O julgamento ganha importância porque embora seja amplamente utilizado por vários estados da federação para lançamento do ITCMD e por praticamente todos os entes federativos nos lançamentos referentes aos mais diversos tipos de tributos, o estado de São Paulo utilizava com pouca frequência o arbitramento para aferição da base de cálculo do ITCMD e, recentemente, tem adotado o procedimento administrativo como regra quando não há concordância com os valores atribuídos pelo contribuinte aos bens e direitos transmitidos mortis causa ou por doação.
O tribunal já havia decidido em várias outras oportunidades pela possibilidade da aplicação da técnica do arbitramento para definição da base de cálculo do ITCMD[2], mas ainda são recentes as decisões da Corte nos casos em que o procedimento administrativo fora, de fato, realizado.
Dessa forma, o TJSP decidiu que o contribuinte não tem o direito líquido e certo de calcular o ITCMD sobre a base de cálculo do IPTU uma vez observado o devido procedimento administrativo de arbitramento do valor venal pelas autoridades administrativas.
Ementa:
REMESSA NECESSÁRIA. MANDADO DE SEGURANÇA. TRIBUTÁRIO. ITCMD. BEM IMÓVEL. ARBITRAMENTO. INVESTIGAÇÃO MERCADOLÓGICA. Fisco que não pretende aplicar o Decreto Estadual 52.002/09. Hipótese na qual foi realizado o procedimento administrativo de arbitramento da base de cálculo do ITCMD, com fundamento no art. 11 da Lei Estadual nº10.705/00, regulado pelos artigos 21 a 24 do Decreto nº 46.655/02. Observância do devido processo legal. Inteligência do art. 148 do CTN. Ausência de direito líquido e certo ao cálculo do ITCMD sobre a base de cálculo do IPTU, vez que observado o devido procedimento administrativo de arbitramento do valor venal pelas autoridades administrativas. Precedentes. Sentença de procedência reformada. Reexame necessário e recurso voluntário providos.
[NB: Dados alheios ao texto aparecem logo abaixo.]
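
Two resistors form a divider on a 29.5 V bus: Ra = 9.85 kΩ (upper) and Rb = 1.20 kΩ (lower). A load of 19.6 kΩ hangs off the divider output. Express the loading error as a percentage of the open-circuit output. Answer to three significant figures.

The divider's output (Thévenin) resistance is Ra‖Rb = 1.070 kΩ.
Fractional drop under load = R_th/(R_th + R_L) = 1.070 / (1.070 + 19.6) = 0.05175.
So the output falls by 5.18 %.

5.18 %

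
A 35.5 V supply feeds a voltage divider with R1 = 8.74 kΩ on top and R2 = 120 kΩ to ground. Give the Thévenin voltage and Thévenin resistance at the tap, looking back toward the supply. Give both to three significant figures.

V_th = 33.1 V, R_th = 8.15 kΩ

V_th is the open-circuit tap voltage: 35.5 × 120/(8.74 + 120) = 33.1 V.
With the supply zeroed, R1 and R2 appear in parallel from the tap: R_th = R1‖R2 = (8.74 × 120)/128.7 = 8.15 kΩ.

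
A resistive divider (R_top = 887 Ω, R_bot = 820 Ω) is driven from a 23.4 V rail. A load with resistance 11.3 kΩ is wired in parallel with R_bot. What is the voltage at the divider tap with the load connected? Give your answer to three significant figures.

V_out ≈ 10.8 V

The load sits in parallel with R_bot: R_bot‖R_L = (820 × 11300) / (820 + 11300) = 764.5 Ω.
V_out = 23.4 × 764.5 / (887 + 764.5) = 23.4 × 764.5/1652 = 10.8 V.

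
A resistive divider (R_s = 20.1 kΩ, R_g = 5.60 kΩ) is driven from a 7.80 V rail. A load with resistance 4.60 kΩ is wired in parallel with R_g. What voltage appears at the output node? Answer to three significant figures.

V_out ≈ 0.871 V

The load sits in parallel with R_g: R_g‖R_L = (5.60 × 4.60) / (5.60 + 4.60) = 2.525 kΩ.
V_out = 7.80 × 2.525 / (20.1 + 2.525) = 7.80 × 2.525/22.63 = 0.871 V.
(Unloaded it would have been 1.70 V.)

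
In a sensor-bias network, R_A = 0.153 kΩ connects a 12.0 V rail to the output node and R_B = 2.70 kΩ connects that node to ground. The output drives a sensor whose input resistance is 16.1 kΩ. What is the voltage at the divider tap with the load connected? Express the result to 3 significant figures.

The load sits in parallel with R_B: R_B‖R_L = (2700 × 16100) / (2700 + 16100) = 2312 Ω.
V_out = 12.0 × 2312 / (153 + 2312) = 12.0 × 2312/2465 = 11.3 V.

V_out ≈ 11.3 V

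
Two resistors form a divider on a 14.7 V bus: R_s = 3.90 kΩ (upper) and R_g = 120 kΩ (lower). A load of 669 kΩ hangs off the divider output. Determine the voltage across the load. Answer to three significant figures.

V_out ≈ 14.2 V

The load sits in parallel with R_g: R_g‖R_L = (120 × 669) / (120 + 669) = 101.7 kΩ.
V_out = 14.7 × 101.7 / (3.90 + 101.7) = 14.7 × 101.7/105.6 = 14.2 V.
(Unloaded it would have been 14.2 V.)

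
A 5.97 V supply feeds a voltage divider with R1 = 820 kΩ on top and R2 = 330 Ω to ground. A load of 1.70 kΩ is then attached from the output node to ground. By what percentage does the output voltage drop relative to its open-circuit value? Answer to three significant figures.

16.3 %

Unloaded V = 5.97 × 330/820300 = 0.002402 V.
Loaded: R2‖R_L = 276.4 Ω, giving V = 5.97 × 276.4/820300 = 0.002011 V.
Drop = (0.002402 − 0.002011) / 0.002402 = 16.3 %.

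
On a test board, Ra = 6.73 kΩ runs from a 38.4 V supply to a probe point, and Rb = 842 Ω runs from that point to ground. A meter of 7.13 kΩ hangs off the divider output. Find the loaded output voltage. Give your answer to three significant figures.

The load sits in parallel with Rb: Rb‖R_L = (842 × 7130) / (842 + 7130) = 753.1 Ω.
V_out = 38.4 × 753.1 / (6730 + 753.1) = 38.4 × 753.1/7483 = 3.86 V.

V_out ≈ 3.86 V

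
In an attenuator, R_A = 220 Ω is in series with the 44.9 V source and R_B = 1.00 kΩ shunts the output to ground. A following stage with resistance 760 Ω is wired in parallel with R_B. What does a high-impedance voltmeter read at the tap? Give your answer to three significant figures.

The load sits in parallel with R_B: R_B‖R_L = (1000 × 760) / (1000 + 760) = 431.8 Ω.
V_out = 44.9 × 431.8 / (220 + 431.8) = 44.9 × 431.8/651.8 = 29.7 V.

V_out ≈ 29.7 V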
[1] TJSP; Apelação / Remessa Necessária 1049042-23.2018.8.26.0114; Relator (a): Maria Laura Tavares; Órgão Julgador: 5ª Câmara de Direito Público; Foro de Campinas – 2ª Vara da Fazenda Pública; Data do Julgamento: 21/09/2020; Data de Registro: 21/09/2020.
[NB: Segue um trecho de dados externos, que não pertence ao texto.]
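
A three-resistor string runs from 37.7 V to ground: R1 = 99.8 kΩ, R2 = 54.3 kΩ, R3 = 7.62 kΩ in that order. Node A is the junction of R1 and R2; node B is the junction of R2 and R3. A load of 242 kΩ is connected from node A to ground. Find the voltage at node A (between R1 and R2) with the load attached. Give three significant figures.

V ≈ 12.5 V

Below node A the series string R2+R3 = 61.92 kΩ sits in parallel with the 242 kΩ load: 49.30 kΩ.
V_A = 37.7 × 49.30/(99.8 + 49.30) = 12.5 V.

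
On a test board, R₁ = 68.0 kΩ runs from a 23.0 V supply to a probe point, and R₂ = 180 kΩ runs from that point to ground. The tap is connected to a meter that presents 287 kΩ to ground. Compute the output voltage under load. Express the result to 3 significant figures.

The load sits in parallel with R₂: R₂‖R_L = (180 × 287) / (180 + 287) = 110.6 kΩ.
V_out = 23.0 × 110.6 / (68.0 + 110.6) = 23.0 × 110.6/178.6 = 14.2 V.

V_out ≈ 14.2 V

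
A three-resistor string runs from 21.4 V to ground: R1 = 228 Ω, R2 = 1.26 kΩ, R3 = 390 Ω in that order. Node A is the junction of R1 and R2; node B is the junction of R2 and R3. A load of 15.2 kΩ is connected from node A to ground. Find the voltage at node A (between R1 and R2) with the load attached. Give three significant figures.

V ≈ 18.6 V

Below node A the series string R2+R3 = 1650 Ω sits in parallel with the 15200 Ω load: 1488 Ω.
V_A = 21.4 × 1488/(228 + 1488) = 18.6 V.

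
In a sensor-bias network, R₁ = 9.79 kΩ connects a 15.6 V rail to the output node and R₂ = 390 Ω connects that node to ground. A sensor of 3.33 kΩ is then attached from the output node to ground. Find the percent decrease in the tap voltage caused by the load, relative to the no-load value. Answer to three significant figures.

The divider's output (Thévenin) resistance is R₁‖R₂ = 375.1 Ω.
Fractional drop under load = R_th/(R_th + R_L) = 375.1 / (375.1 + 3330) = 0.1012.
So the output falls by 10.1 %.

10.1 %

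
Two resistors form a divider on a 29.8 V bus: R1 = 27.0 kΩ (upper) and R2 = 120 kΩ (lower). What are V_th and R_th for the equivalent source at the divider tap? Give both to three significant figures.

V_th is the open-circuit tap voltage: 29.8 × 120/(27.0 + 120) = 24.3 V.
With the supply zeroed, R1 and R2 appear in parallel from the tap: R_th = R1‖R2 = (27.0 × 120)/147.0 = 22.0 kΩ.

V_th = 24.3 V, R_th = 22.0 kΩ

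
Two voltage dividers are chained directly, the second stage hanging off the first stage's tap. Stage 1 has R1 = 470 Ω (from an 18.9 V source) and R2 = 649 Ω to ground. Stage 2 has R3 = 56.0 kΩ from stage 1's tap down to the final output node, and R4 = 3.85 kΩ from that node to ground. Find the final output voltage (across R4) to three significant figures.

V_out ≈ 0.702 V

Stage 2 presents R3+R4 = 59850 Ω as a load on stage 1's tap.
Stage 1's lower leg becomes R2‖(R3+R4) = 642.0 Ω, so V_mid = 18.9 × 642.0/1112 = 10.91 V.
Stage 2 is itself unloaded: V_out = V_mid × R4/(R3+R4) = 10.91 × 3850/59850 = 0.702 V.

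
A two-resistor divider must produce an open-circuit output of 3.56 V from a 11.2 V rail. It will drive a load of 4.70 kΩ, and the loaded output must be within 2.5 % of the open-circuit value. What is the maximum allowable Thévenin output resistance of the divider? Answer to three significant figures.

Loading drop = R_th/(R_th + R_L) ≤ 0.0250, so R_th ≤ R_L · ε/(1−ε) = 4.70 kΩ × 0.0250/0.9750 = 121 Ω.

R_th ≤ 121 Ω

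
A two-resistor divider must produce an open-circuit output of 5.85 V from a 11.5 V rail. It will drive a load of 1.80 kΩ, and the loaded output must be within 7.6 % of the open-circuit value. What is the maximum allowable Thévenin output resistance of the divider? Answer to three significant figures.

Loading drop = R_th/(R_th + R_L) ≤ 0.0760, so R_th ≤ R_L · ε/(1−ε) = 1.80 kΩ × 0.0760/0.9240 = 148 Ω.

R_th ≤ 148 Ω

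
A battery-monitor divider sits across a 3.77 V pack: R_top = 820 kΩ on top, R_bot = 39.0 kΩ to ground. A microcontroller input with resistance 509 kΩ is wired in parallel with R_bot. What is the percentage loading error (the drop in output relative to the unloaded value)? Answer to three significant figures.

The divider's output (Thévenin) resistance is R_top‖R_bot = 37.23 kΩ.
Fractional drop under load = R_th/(R_th + R_L) = 37.23 / (37.23 + 509) = 0.06816.
So the output falls by 6.82 %.

6.82 %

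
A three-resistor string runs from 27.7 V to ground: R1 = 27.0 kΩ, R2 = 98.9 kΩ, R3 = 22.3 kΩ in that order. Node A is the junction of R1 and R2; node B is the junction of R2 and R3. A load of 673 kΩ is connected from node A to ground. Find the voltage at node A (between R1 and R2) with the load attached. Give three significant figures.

V ≈ 21.9 V

Below node A the series string R2+R3 = 121.2 kΩ sits in parallel with the 673 kΩ load: 102.7 kΩ.
V_A = 27.7 × 102.7/(27.0 + 102.7) = 21.9 V.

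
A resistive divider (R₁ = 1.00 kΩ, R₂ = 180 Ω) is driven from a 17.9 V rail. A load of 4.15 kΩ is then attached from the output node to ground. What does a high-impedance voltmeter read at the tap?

V_out ≈ 2.63 V

The load sits in parallel with R₂: R₂‖R_L = (180 × 4150) / (180 + 4150) = 172.5 Ω.
V_out = 17.9 × 172.5 / (1000 + 172.5) = 17.9 × 172.5/1173 = 2.63 V.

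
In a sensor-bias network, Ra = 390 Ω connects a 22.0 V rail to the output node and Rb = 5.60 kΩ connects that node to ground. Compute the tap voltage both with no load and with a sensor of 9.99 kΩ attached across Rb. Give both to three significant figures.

Open-circuit: V = 22.0 × 5600/(390 + 5600) = 20.6 V.
With the load, Rb becomes Rb‖R_L = 3588 Ω, so V = 22.0 × 3588/3978 = 19.8 V.

Unloaded: 20.6 V; loaded: 19.8 V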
[2] TJSP; Remessa Necessária Cível 1020078-46.2019.8.26.0482; Relator (a): Renato Delbianco; Órgão Julgador: 2ª Câmara de Direito Público; Foro de Presidente Prudente – Vara da Fazenda Pública; Data do Julgamento: 21/09/2020; Data de Registro: 21/09/2020.
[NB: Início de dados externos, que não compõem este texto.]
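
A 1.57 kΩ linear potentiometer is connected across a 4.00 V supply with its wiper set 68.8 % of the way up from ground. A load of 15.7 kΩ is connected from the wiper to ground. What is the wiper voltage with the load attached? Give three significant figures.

The wiper splits the pot into (1−α)R = 489.8 Ω above and αR = 1080 Ω below.
Lower section ‖ load = 1011 Ω.
V_wiper = 4.00 × 1011/(489.8 + 1011) = 2.69 V.

V ≈ 2.69 V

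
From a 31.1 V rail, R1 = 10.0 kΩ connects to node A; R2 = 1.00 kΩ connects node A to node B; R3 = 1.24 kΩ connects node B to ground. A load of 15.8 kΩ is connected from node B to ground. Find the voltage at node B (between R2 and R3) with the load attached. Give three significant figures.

At node B, R3 is in parallel with the load: R3‖R_L = 1.150 kΩ.
Below node A the resistance is R2 + (R3‖R_L) = 2.150 kΩ, so V_A = 31.1 × 2.150/12.15 = 5.503 V.
Then V_B = V_A × (R3‖R_L)/(R2 + R3‖R_L) = 5.503 × 1.150/2.150 = 2.94 V.

V ≈ 2.94 V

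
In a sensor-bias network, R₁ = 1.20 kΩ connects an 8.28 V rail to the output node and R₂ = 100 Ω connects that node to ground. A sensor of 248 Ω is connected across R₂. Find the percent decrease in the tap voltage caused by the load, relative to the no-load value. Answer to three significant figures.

27.1 %

Unloaded V = 8.28 × 100/1300 = 0.6369 V.
Loaded: R₂‖R_L = 71.26 Ω, giving V = 8.28 × 71.26/1271 = 0.4642 V.
Drop = (0.6369 − 0.4642) / 0.6369 = 27.1 %.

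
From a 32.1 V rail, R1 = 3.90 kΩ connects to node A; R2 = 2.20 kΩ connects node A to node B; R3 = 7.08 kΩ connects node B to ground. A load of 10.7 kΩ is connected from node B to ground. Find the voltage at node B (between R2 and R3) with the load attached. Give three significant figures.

At node B, R3 is in parallel with the load: R3‖R_L = 4.261 kΩ.
Below node A the resistance is R2 + (R3‖R_L) = 6.461 kΩ, so V_A = 32.1 × 6.461/10.36 = 20.02 V.
Then V_B = V_A × (R3‖R_L)/(R2 + R3‖R_L) = 20.02 × 4.261/6.461 = 13.2 V.

V ≈ 13.2 V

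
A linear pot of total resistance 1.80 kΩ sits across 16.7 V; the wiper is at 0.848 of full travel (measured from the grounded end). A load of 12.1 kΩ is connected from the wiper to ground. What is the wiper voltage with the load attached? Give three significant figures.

The wiper splits the pot into (1−α)R = 273.6 Ω above and αR = 1526 Ω below.
Lower section ‖ load = 1355 Ω.
V_wiper = 16.7 × 1355/(273.6 + 1355) = 13.9 V.

V ≈ 13.9 V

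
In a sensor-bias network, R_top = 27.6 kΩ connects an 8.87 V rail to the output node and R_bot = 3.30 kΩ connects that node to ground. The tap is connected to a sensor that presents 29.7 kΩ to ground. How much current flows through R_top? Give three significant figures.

R_bot‖R_L = 2.970 kΩ, so the source sees R_top + R_bot‖R_L = 30.57 kΩ.
I = 8.87 V / 30.57 kΩ = 0.290 mA.

I ≈ 0.290 mA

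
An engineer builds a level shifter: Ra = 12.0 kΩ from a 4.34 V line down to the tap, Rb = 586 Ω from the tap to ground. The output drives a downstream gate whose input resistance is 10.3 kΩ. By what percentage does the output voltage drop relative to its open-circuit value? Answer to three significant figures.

5.15 %

The divider's output (Thévenin) resistance is Ra‖Rb = 558.7 Ω.
Fractional drop under load = R_th/(R_th + R_L) = 558.7 / (558.7 + 10300) = 0.05145.
So the output falls by 5.15 %.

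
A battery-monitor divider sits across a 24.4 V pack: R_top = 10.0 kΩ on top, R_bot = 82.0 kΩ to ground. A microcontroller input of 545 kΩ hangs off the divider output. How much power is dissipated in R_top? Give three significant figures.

Total resistance from the source is R_top + (R_bot‖R_L) = 81.28 kΩ, so I = 24.4/81.28 kΩ = 0.3002 mA.
P = I²·R_top = (0.3002 mA)² × 10.0 kΩ = 0.901 mW.

P ≈ 0.901 mW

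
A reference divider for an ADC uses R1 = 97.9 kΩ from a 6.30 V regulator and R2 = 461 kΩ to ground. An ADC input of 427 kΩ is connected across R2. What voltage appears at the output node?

V_out ≈ 4.37 V

The load sits in parallel with R2: R2‖R_L = (461 × 427) / (461 + 427) = 221.7 kΩ.
V_out = 6.30 × 221.7 / (97.9 + 221.7) = 6.30 × 221.7/319.6 = 4.37 V.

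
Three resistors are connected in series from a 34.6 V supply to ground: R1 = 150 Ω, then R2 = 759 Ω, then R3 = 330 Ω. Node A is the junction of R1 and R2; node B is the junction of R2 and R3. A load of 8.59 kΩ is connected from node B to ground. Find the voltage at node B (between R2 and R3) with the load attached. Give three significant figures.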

TJSP; Agravo de Instrumento 3003906-49.2020.8.26.0000; Relator (a): Marcelo L Theodósio; Órgão Julgador: 11ª Câmara de Direito Público; Foro de Presidente Prudente – Vara da Fazenda Pública; Data do Julgamento: 18/09/2020; Data de Registro: 18/09/2020.
TJSP; Remessa Necessária Cível 1025712-15.2020.8.26.0053; Relator (a): Carlos von Adamek; Órgão Julgador: 2ª Câmara de Direito Público; Foro Central – Fazenda Pública/Acidentes – 14ª Vara de Fazenda Pública; Data do Julgamento: 21/08/2020; Data de Registro: 21/08/2020.
TJSP; Remessa Necessária Cível 1003930- 92.2019.8.26.0438; Relator (a): Renato Delbianco; Órgão Julgador: 2ª Câmara de Direito Público; Foro de Penápolis – 2ª Vara; Data do Julgamento: 31/10/2013; Data de Registro: 20/08/2020.